One element per thread. Each thread is doing 1 element load, the work, and 1 store. The GPU likes to have a lot of exposed parallel-issue-capable instructions per thread available, in order to hide latency. Your example consists of one load and one store per thread, ignoring other instructions like index arithmetic, etc. In your example GPU, you have 4 SMs, and each is capable of a maximum complement of 2048 threads (true for nearly all GPUs today), so the maximum in-flight complement is 8192 threads. So at most, 8192 loads can be issued to the memory pipe, then we're going to hit machine stalls until that data comes back from memory, so that the corresponding store instructions can be issued. In addition, for this case, we have overhead associated with retiring threadblocks and launching new threadblocks, since each block only handles 256 elements.

Multiple elements per thread, not known at compile time. In this case, we have a loop. The compiler does not know the loop extent at compile time, so it may or may not unroll the the loop. If it does not unroll the loop, then we have a load followed by a store per each loop iteration.

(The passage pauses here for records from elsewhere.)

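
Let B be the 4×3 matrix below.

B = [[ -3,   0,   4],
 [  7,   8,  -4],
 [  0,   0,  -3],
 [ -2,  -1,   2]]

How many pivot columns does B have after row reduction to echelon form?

3

Row reduce to echelon form.
R2 ← R2 + (7/3)·R1: [0, 8, 16/3]
R4 ← R4 − (2/3)·R1: [0, -1, -2/3]
R4 ← R4 + (1/8)·R2: [0, 0, 0]
Echelon form has 3 nonzero rows, so rank(B) = 3.
Each nonzero row contributes one pivot column: 3 pivot columns.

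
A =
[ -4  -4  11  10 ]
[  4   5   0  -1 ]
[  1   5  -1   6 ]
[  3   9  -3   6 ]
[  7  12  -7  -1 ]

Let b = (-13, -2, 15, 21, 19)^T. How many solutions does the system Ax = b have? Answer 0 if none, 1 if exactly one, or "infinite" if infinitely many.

1

Row reduce the augmented matrix [A | b].
R2 ← R2 + R1: [0, 1, 11, 9, -15]
R3 ← R3 + (1/4)·R1: [0, 4, 7/4, 17/2, 47/4]
R4 ← R4 + (3/4)·R1: [0, 6, 21/4, 27/2, 45/4]
R5 ← R5 + (7/4)·R1: [0, 5, 49/4, 33/2, -15/4]
R3 ← R3 − (4)·R2: [0, 0, -169/4, -55/2, 287/4]
R4 ← R4 − (6)·R2: [0, 0, -243/4, -81/2, 405/4]
R5 ← R5 − (5)·R2: [0, 0, -171/4, -57/2, 285/4]
R4 ← R4 − (243/169)·R3: [0, 0, 0, -162/169, -324/169]
R5 ← R5 − (171/169)·R3: [0, 0, 0, -114/169, -228/169]
R5 ← R5 − (19/27)·R4: [0, 0, 0, 0, 0]
The echelon form has 4 nonzero rows, and every pivot lies in the first 4 columns, so rank(A) = rank([A|b]) = 4.
The system is consistent.
rank = 4 = number of unknowns, so the solution is unique.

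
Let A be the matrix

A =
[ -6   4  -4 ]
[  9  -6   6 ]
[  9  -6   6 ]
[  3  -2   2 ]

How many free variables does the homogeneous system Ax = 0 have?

Row reduce to echelon form.
R2 ← R2 + (3/2)·R1: [0, 0, 0]
R3 ← R3 + (3/2)·R1: [0, 0, 0]
R4 ← R4 + (1/2)·R1: [0, 0, 0]
1 nonzero row, so rank(A) = 1.
A has 3 columns; by rank–nullity, nullity = 3 − 1 = 2.

2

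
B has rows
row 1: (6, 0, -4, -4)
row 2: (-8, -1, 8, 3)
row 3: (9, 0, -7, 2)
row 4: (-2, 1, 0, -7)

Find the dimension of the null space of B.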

This doesn't give the compiler a good opportunity to reorder (independent) instructions, so the net effect may be the same as case 1 except that we have some additional overhead associated with processing the loop.

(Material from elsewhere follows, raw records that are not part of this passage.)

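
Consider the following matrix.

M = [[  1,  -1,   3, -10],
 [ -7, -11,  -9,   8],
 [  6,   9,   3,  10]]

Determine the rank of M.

3

Row reduce to echelon form.
R2 ← R2 + (7)·R1: [0, -18, 12, -62]
R3 ← R3 − (6)·R1: [0, 15, -15, 70]
R3 ← R3 + (5/6)·R2: [0, 0, -5, 55/3]
Echelon form has 3 nonzero rows, so rank(M) = 3.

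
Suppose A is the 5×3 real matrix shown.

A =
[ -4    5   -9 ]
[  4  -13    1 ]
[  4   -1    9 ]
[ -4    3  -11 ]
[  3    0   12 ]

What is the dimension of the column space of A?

Row reduce to echelon form.
R2 ← R2 + R1: [0, -8, -8]
R3 ← R3 + R1: [0, 4, 0]
R4 ← R4 − R1: [0, -2, -2]
R5 ← R5 + (3/4)·R1: [0, 15/4, 21/4]
R3 ← R3 + (1/2)·R2: [0, 0, -4]
R4 ← R4 − (1/4)·R2: [0, 0, 0]
R5 ← R5 + (15/32)·R2: [0, 0, 3/2]
R5 ← R5 + (3/8)·R3: [0, 0, 0]
Echelon form has 3 nonzero rows, so rank(A) = 3.
The column space has dimension equal to the rank: 3.

3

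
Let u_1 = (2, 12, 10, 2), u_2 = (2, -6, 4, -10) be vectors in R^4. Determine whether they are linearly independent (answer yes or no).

yes

Form the matrix with these vectors as rows and row reduce.
R2 ← R2 − R1: [0, -18, -6, -12]
2 nonzero rows, so the 2 vectors span a space of dimension 2.
Since 2 = 2, the vectors are linearly independent.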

Multiple elements per thread, known at compile time. You haven't really provided this example, but it is often the best scenario. In the parallelforall blog matrix transpose example, the writer of that essentially copy kernel chose to have each thread perform 8 elements of copy "work". The compiler then sees a loop:

  LOOP:  LD R0, in[idx];
         ST out[idx], R0;
         ...
         BRA  LOOP;

which it can unroll (let's say) 8 times:

     LD R0, in[idx];
     ST out[idx], R0;
     LD R0, in[idx+1];
     ST out[idx+1], R0;
     LD R0, in[idx+2];
     ST out[idx+2], R0;
     LD R0, in[idx+3];
     ST out[idx+3], R0;
     LD R0, in[idx+4];
     ST out[idx+4], R0;
     LD R0, in[idx+5];
     ST out[idx+5], R0;
     LD R0, in[idx+6];
     ST out[idx+6], R0;
     LD R0, in[idx+7];
     ST out[idx+7], R0;

and after that it can reorder the instructions, since the operations are independent:

     LD R0, in[idx];
     LD R1, in[idx+1];
     LD R2, in[idx+2];
     LD R3, in[idx+3];
     LD R4, in[idx+4];
     LD R5, in[idx+5];
     LD R6, in[idx+6];
     LD R7, in[idx+7];
     ST out[idx], R0;
     ST out[idx+1], R1;
     ST out[idx+2], R2;
     ST out[idx+3], R3;
     ST out[idx+4], R4;
     ST out[idx+5], R5;
     ST out[idx+6], R6;
     ST out[idx+7], R7;

at the expense of some increased register pressure. The benefit here, as compared to the non-unrolled loop case, is that the first 8 LD instructions can all be issued - they are all independent. After issuing those, the thread will stall at the first ST instruction - until the corresponding data is actually returned from global memory. In the non-unrolled case, the machine can issue the first LD instruction, but immediately hits a dependent ST instruction, and so it may stall right there. The net of this is that in the first 2 scenarios, I was only able to have 8192 LD operations in flight to the memory subsystem, but in the 3rd case I was able to have 65536 LD instructions in flight. Does this provide a benefit? In some cases, it does. The benefit will vary depending on which GPU you are running on.